Dialectics in action. Thesis: Trumps inauguration. Antithesis:  the Women’s March, uniting millions against Trump’s bigotry. What turned out today was the coalition against Trump that we need. The scramble then becomes who will lead this coalition, the Bernie progressives or the neoliberals. The progressives definitely have the momentum right now, a huge coup for Bernie to get appointed to Senate leadership in alliance with Schumer. Plus he’s more all over the news than he was when he was running for president. We haven’t heard about the DNC chair business for a while, not a good sign. It looked like Ellison was favored last time I heard, but so was Hillary in her election. The neolibs may maintain control for a while because they’re incumbent and more familiar with the complex web of party rules designed to prevent grassroots insurgencies like Bernie’s.
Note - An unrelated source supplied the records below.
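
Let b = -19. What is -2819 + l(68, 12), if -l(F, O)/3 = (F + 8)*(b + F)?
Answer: -13991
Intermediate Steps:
l(F, O) = -3*(-19 + F)*(8 + F) (l(F, O) = -3*(F + 8)*(-19 + F) = -3*(8 + F)*(-19 + F) = -3*(-19 + F)*(8 + F))
-2819 + l(68, 12) = -2819 + (456 - 3*68**2 + 33*68) = -2819 + (456 - 3*4624 + 2244) = -2819 + (456 - 13872 + 2244) = -2819 - 11172 = -13991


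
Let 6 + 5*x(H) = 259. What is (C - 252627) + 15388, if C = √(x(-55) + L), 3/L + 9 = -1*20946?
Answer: -237239 + 188*√2794/1397 ≈ -2.3723e+5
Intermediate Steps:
L = -1/6985 (L = 3/(-9 - 1*20946) = 3/(-9 - 20946) = 3/(-20955) = 3*(-1/20955) = -1/6985 ≈ -0.00014316)
x(H) = 253/5 (x(H) = -6/5 + (⅕)*259 = -6/5 + 259/5 = 253/5)
C = 188*√2794/1397 (C = √(253/5 - 1/6985) = √(70688/1397) = 188*√2794/1397 ≈ 7.1134)
(C - 252627) + 15388 = (188*√2794/1397 - 252627) + 15388 = (-252627 + 188*√2794/1397) + 15388 = -237239 + 188*√2794/1397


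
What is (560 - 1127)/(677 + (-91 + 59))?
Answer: -189/215 ≈ -0.87907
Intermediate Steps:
(560 - 1127)/(677 + (-91 + 59)) = -567/(677 - 32) = -567/645 = (1/645)*(-567) = -189/215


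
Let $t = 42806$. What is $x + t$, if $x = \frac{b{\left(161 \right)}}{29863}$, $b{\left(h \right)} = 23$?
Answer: $\frac{1278315601}{29863} \approx 42806.0$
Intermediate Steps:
$x = \frac{23}{29863} \approx 0.00077018$
$x + t = \frac{23}{29863} + 42806 = \frac{1278315601}{29863}$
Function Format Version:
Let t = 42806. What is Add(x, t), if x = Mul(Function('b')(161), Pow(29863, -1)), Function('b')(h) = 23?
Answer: Rational(1278315601, 29863) ≈ 42806.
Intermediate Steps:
x = Rational(23, 29863) (x = Mul(23, Pow(29863, -1)) = Mul(23, Rational(1, 29863)) = Rational(23, 29863) ≈ 0.00077018)
Add(x, t) = Add(Rational(23, 29863), 42806) = Rational(1278315601, 29863)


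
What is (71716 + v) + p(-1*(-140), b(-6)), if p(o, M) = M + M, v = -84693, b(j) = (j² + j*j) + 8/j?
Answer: -38507/3 ≈ -12836.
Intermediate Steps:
b(j) = 2*j² + 8/j (b(j) = (j² + j²) + 8/j = 2*j² + 8/j)
p(o, M) = 2*M
(71716 + v) + p(-1*(-140), b(-6)) = (71716 - 84693) + 2*(2*(4 + (-6)³)/(-6)) = -12977 + 2*(2*(-⅙)*(4 - 216)) = -12977 + 2*(2*(-⅙)*(-212)) = -12977 + 2*(212/3) = -12977 + 424/3 = -38507/3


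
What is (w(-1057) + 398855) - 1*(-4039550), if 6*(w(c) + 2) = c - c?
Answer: 4438403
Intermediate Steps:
w(c) = -2 (w(c) = -2 + (c - c)/6 = -2 + (⅙)*0 = -2 + 0 = -2)
(w(-1057) + 398855) - 1*(-4039550) = (-2 + 398855) - 1*(-4039550) = 398853 + 4039550 = 4438403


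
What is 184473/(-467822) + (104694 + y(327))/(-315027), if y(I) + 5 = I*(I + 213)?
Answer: -189697801889/147376561194 ≈ -1.2872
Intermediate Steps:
y(I) = -5 + I*(213 + I) (y(I) = -5 + I*(I + 213) = -5 + I*(213 + I))
184473/(-467822) + (104694 + y(327))/(-315027) = 184473/(-467822) + (104694 + (-5 + 327**2 + 213*327))/(-315027) = 184473*(-1/467822) + (104694 + (-5 + 106929 + 69651))*(-1/315027) = -184473/467822 + (104694 + 176575)*(-1/315027) = -184473/467822 + 281269*(-1/315027) = -184473/467822 - 281269/315027 = -189697801889/147376561194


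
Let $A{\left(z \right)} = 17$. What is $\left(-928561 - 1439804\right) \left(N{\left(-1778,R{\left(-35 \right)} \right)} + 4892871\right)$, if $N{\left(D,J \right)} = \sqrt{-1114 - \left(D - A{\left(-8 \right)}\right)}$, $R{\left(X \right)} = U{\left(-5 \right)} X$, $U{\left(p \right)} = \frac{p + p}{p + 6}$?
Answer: $-11588104425915 - 2368365 \sqrt{681} \approx -1.1588 \cdot 10^{13}$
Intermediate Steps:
$U{\left(p \right)} = \frac{2 p}{6 + p}$
$R{\left(X \right)} = - 10 X$ ($R{\left(X \right)} = 2 \left(-5\right) \frac{1}{6 - 5} X = 2 \left(-5\right) 1^{-1} X = 2 \left(-5\right) 1 X = - 10 X$)
$N{\left(D,J \right)} = \sqrt{-1097 - D}$ ($N{\left(D,J \right)} = \sqrt{-1114 - \left(-17 + D\right)} = \sqrt{-1097 - D}$)
$\left(-928561 - 1439804\right) \left(N{\left(-1778,R{\left(-35 \right)} \right)} + 4892871\right) = \left(-928561 - 1439804\right) \left(\sqrt{-1097 - -1778} + 4892871\right) = - 2368365 \left(\sqrt{-1097 + 1778} + 4892871\right) = - 2368365 \left(\sqrt{681} + 4892871\right) = - 2368365 \left(4892871 + \sqrt{681}\right) = -11588104425915 - 2368365 \sqrt{681}$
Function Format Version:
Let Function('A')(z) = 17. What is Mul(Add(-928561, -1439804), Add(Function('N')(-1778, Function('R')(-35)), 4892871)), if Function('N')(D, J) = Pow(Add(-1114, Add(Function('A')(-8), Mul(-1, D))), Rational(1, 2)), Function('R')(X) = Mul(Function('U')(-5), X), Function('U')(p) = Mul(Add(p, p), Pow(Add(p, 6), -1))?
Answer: Add(-11588104425915, Mul(-2368365, Pow(681, Rational(1, 2)))) ≈ -1.1588e+13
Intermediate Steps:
Function('U')(p) = Mul(2, p, Pow(Add(6, p), -1)) (Function('U')(p) = Mul(Mul(2, p), Pow(Add(6, p), -1)) = Mul(2, p, Pow(Add(6, p), -1)))
Function('R')(X) = Mul(-10, X) (Function('R')(X) = Mul(Mul(2, -5, Pow(Add(6, -5), -1)), X) = Mul(Mul(2, -5, Pow(1, -1)), X) = Mul(Mul(2, -5, 1), X) = Mul(-10, X))
Function('N')(D, J) = Pow(Add(-1097, Mul(-1, D)), Rational(1, 2)) (Function('N')(D, J) = Pow(Add(-1114, Add(17, Mul(-1, D))), Rational(1, 2)) = Pow(Add(-1097, Mul(-1, D)), Rational(1, 2)))
Mul(Add(-928561, -1439804), Add(Function('N')(-1778, Function('R')(-35)), 4892871)) = Mul(Add(-928561, -1439804), Add(Pow(Add(-1097, Mul(-1, -1778)), Rational(1, 2)), 4892871)) = Mul(-2368365, Add(Pow(Add(-1097, 1778), Rational(1, 2)), 4892871)) = Mul(-2368365, Add(Pow(681, Rational(1, 2)), 4892871)) = Mul(-2368365, Add(4892871, Pow(681, Rational(1, 2)))) = Add(-11588104425915, Mul(-2368365, Pow(681, Rational(1, 2))))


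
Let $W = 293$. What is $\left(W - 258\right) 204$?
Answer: $7140$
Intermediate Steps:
$\left(W - 258\right) 204 = \left(293 - 258\right) 204 = 35 \cdot 204 = 7140$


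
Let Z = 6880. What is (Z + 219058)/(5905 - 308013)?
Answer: -112969/151054 ≈ -0.74787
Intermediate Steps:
(Z + 219058)/(5905 - 308013) = (6880 + 219058)/(5905 - 308013) = 225938/(-302108) = 225938*(-1/302108) = -112969/151054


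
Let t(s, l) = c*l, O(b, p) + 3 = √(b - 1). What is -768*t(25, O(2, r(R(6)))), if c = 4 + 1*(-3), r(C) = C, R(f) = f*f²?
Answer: 1536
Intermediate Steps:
R(f) = f³
c = 1 (c = 4 - 3 = 1)
O(b, p) = -3 + √(-1 + b) (O(b, p) = -3 + √(b - 1) = -3 + √(-1 + b))
t(s, l) = l (t(s, l) = 1*l = l)
-768*t(25, O(2, r(R(6)))) = -768*(-3 + √(-1 + 2)) = -768*(-3 + √1) = -768*(-3 + 1) = -768*(-2) = 1536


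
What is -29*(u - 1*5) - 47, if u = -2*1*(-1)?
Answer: 40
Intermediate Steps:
u = 2 (u = -2*(-1) = 2)
-29*(u - 1*5) - 47 = -29*(2 - 1*5) - 47 = -29*(2 - 5) - 47 = -29*(-3) - 47 = 87 - 47 = 40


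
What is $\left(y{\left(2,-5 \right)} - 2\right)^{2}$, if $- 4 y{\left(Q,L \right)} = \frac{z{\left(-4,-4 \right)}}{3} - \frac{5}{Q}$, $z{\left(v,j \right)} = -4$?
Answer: $\frac{625}{576} \approx 1.0851$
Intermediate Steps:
$y{\left(Q,L \right)} = \frac{1}{3} + \frac{5}{4 Q}$ ($y{\left(Q,L \right)} = - \frac{- \frac{4}{3} - \frac{5}{Q}}{4} = \frac{1}{3} + \frac{5}{4 Q}$)
$\left(y{\left(2,-5 \right)} - 2\right)^{2} = \left(\frac{15 + 4 \cdot 2}{12 \cdot 2} - 2\right)^{2} = \left(\frac{1}{12} \cdot \frac{1}{2} \left(15 + 8\right) - 2\right)^{2} = \left(\frac{1}{12} \cdot \frac{1}{2} \cdot 23 - 2\right)^{2} = \left(\frac{23}{24} - 2\right)^{2} = \left(- \frac{25}{24}\right)^{2} = \frac{625}{576}$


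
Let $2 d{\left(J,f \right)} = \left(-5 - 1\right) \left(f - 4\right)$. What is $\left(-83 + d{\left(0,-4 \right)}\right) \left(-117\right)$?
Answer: $6903$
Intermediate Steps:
$d{\left(J,f \right)} = 12 - 3 f$ ($d{\left(J,f \right)} = \frac{\left(-5 - 1\right) \left(f - 4\right)}{2} = \frac{\left(-6\right) \left(-4 + f\right)}{2} = \frac{24 - 6 f}{2} = 12 - 3 f$)
$\left(-83 + d{\left(0,-4 \right)}\right) \left(-117\right) = \left(-83 + \left(12 - -12\right)\right) \left(-117\right) = \left(-83 + \left(12 + 12\right)\right) \left(-117\right) = \left(-83 + 24\right) \left(-117\right) = \left(-59\right) \left(-117\right) = 6903$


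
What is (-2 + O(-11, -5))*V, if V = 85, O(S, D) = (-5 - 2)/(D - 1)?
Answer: -425/6 ≈ -70.833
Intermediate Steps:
O(S, D) = -7/(-1 + D)
(-2 + O(-11, -5))*V = (-2 - 7/(-1 - 5))*85 = (-2 - 7/(-6))*85 = (-2 - 7*(-1/6))*85 = (-2 + 7/6)*85 = -5/6*85 = -425/6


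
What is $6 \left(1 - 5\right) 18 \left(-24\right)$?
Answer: $10368$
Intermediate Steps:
$6 \left(1 - 5\right) 18 \left(-24\right) = 6 \left(-4\right) 18 \left(-24\right) = \left(-24\right) 18 \left(-24\right) = \left(-432\right) \left(-24\right) = 10368$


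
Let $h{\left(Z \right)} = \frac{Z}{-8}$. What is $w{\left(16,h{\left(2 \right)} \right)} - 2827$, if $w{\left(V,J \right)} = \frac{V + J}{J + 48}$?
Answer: $- \frac{539894}{191} \approx -2826.7$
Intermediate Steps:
$h{\left(Z \right)} = - \frac{Z}{8}$ ($h{\left(Z \right)} = Z \left(- \frac{1}{8}\right) = - \frac{Z}{8}$)
$w{\left(V,J \right)} = \frac{J + V}{48 + J}$
$w{\left(16,h{\left(2 \right)} \right)} - 2827 = \frac{\left(- \frac{1}{8}\right) 2 + 16}{48 - \frac{1}{4}} - 2827 = \frac{- \frac{1}{4} + 16}{48 - \frac{1}{4}} - 2827 = \frac{1}{\frac{191}{4}} \cdot \frac{63}{4} - 2827 = \frac{4}{191} \cdot \frac{63}{4} - 2827 = \frac{63}{191} - 2827 = - \frac{539894}{191}$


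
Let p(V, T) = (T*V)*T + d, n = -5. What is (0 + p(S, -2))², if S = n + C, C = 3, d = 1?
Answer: 49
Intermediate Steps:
S = -2 (S = -5 + 3 = -2)
p(V, T) = 1 + V*T² (p(V, T) = (T*V)*T + 1 = V*T² + 1 = 1 + V*T²)
(0 + p(S, -2))² = (0 + (1 - 2*(-2)²))² = (0 + (1 - 2*4))² = (0 + (1 - 8))² = (0 - 7)² = (-7)² = 49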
But the coalition is a united front, subject to the dialectical principle of struggle-with–struggle-against. The march was a struggle-with event. The DNC election is a struggle-against event, however the f that works. Wait. Let me google that. Okay, as I figured the process of selecting the DNC is draconian and capricious. It may take a few years to win a majority. The main thing would be to control the committee outright by 2019. Revolutions do not happen overnight.

People ask what will marches do? The Trumpistas don’t care. They use silicone ear plugs. The marches are not primarily designed to get the policy makers to change policy. It’s about us. It’s about us realizing our power when we’re unified. Another dialectic principle is quantity turns into quality, which means if you can reach a critical mass of people, a qualitative change will happen, like we’ll be winning all over the place. The marches, big as they were, probably don’t represent the tipping point yet. But it’s coming, sooner than we think.

Good old Wikipedia has all the information about the march already, on the night of the marches, including all the crowd estimates.  Also how it got organized. Pretty damn grassroots  start, developed into a real coalition. https://en.wikipedia.org/wiki/Women’s_March_on_Washington

Look at the honorary co-chairs:  Gloria Steinem, Harry Belafonte, LaDonna Harris, Angela Davis and Dolores Huerta. These are all people I like, I’d guess about half Hillary and half Bernie.

It remains to be seen if the coalition will stay together and find a way to give the unified movement an on-going voice. The greatest danger is that the struggle-against pole will once again eclipse the struggle-with pole.